The idea is that anomalies, being distinct and few, will require fewer partitions to isolate.

Anomaly Score Calculation#

The anomaly score in Isolation Forest is derived from the path length, i.e., the number of edges an instance traverses from the root node to the terminating node. For an instance \( x \):

  • \( h(x) \) is the path length from the root to the leaf.

  • \( E(h(x)) \) is the expected path length.

The anomaly score \( s(x, n) \) for an instance \( x \) with \( n \) being the number of data points is given by:

\[ s(x, n) = 2^{-\frac{E(h(x))}{c(n)}} \]

where \( c(n) \) is the average path length of unsuccessful searches in a Binary Search Tree, approximated by:

\[ c(n) \approx 2H(n-1) - \frac{2(n-1)}{n} \]

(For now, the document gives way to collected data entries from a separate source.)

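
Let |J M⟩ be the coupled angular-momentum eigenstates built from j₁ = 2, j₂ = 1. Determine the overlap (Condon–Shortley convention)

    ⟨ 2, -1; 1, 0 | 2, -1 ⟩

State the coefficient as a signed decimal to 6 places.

-0.408248

triangle: 1!×3!×1!/6! = 6/720
(j±m)!: 1!×3!×1!×1!×1!×3! = 36
prefactor² = (2J+1)×Δ×N² = 3/2
  k=0: +1/(0!×1!×3!×1!×0!×0!) = 1/6
  k=1: −1/(1!×0!×2!×0!×1!×1!) = -1/2
Σ = -1/3  ⇒  CG² = 3/2×(-1/3)² = 1/6
CG = −√(1/6) = -0.408248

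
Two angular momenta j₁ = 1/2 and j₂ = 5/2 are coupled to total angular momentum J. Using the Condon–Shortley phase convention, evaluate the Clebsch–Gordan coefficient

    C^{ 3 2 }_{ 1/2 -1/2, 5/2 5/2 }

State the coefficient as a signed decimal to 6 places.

triangle: 0!·1!·5!/7! = 120/5040
(j±m)!: 0!·1!·5!·0!·5!·1! = 14400
prefactor² = (2J+1)·Δ·N² = 2400
  k=0: +1/(0!·0!·1!·5!·0!·0!) = 1/120
Σ = 1/120  ⇒  CG² = 2400·1/120² = 1/6
CG = +√(1/6) = +0.408248

+√(1/6) ≈ +0.408248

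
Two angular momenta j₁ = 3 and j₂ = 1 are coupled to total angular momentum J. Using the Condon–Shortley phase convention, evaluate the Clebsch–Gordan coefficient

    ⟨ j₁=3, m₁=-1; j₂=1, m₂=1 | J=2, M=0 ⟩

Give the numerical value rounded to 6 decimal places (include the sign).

√[5·2!4!0!/7! · 2!4!2!0!2!2!] = √(128/7)
  +(−1)^2/∏(2,0,2,0,2,0)! = 1/8  (running 1/8)
⟨..|..⟩ = √(128/7)·(1/8) = +0.534522

+0.534522  (= +√(2/7))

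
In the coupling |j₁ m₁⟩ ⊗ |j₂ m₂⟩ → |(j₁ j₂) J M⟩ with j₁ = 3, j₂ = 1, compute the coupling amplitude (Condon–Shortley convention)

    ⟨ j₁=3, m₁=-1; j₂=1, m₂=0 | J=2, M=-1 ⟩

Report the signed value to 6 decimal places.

−√(8/21) = -0.617213

triangle: 2!*4!*0!/7! = 48/5040
(j±m)!: 2!*4!*1!*1!*1!*3! = 288
prefactor² = (2J+1)*Δ*N² = 96/7
  k=1: −1/(1!*1!*3!*0!*1!*0!) = -1/6
Σ = -1/6  ⇒  CG² = 96/7*(-1/6)² = 8/21
CG = −√(8/21) = -0.617213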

with \( H(i) \) being the harmonic number, which can be approximated by \( \ln(i) + 0.5772156649 \) (Euler’s constant).

  • A score close to 1 indicates an anomaly.

  • A score much smaller than 0.5 indicates a normal point.

Real-World Example#

Imagine a bank detecting fraudulent transactions. Legitimate transactions follow regular patterns, but fraudulent ones often differ significantly. By using Isolation Forest, the bank can isolate these anomalous transactions more efficiently than with profiling-based methods.

Python Code Example#

Here is how you might implement Isolation Forest using PyTorch:

from sklearn.ensemble import IsolationForest
import numpy as np

# Sample data: 1000 normal points and 50 outliers
rng = np.random.RandomState(42)
X = 0.3 * rng.randn(1000, 2)
X = np.r_[X + 2, X - 2]
X_outliers = rng.uniform(low=-4, high=4, size=(50, 2))
X = np.r_[X, X_outliers]

# Fit the model
clf = IsolationForest(contamination=0.05, random_state=42)
clf.fit(X)

# Predict
y_pred_train = clf.predict(X)
y_pred_train = [1 if x == -1 else 0 for x in y_pred_train]

# Anomaly scores
anomaly_scores = clf.decision_function(X)

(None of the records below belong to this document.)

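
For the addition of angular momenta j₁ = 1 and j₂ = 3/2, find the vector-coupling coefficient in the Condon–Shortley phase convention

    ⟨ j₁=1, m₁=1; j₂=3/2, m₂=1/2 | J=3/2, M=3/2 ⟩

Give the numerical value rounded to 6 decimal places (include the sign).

+√(2/5) ≈ +0.632456

j₁+j₂−J=1  J+j₁−j₂=1  J−j₁+j₂=2  j₁+j₂+J+1=5
(j₁±m₁, j₂±m₂, J±M) = (2,0,2,1,3,0)
P² = 8/5
sum k=0..0:
  [0] +1/2 = 1/2
S = 1/2
C² = P²·S² = 2/5 ; C = +0.632456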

print("Anomaly Scores: ", anomaly_scores)

In this example:

  • We create a dataset with normal points and outliers.

  • We fit the Isolation Forest model.

  • We predict anomalies in the dataset.

  • We obtain anomaly scores for further analysis.

This approach allows the detection of anomalous data points effectively, which can be critical in various applications such as fraud detection, network security, and fault detection in machinery.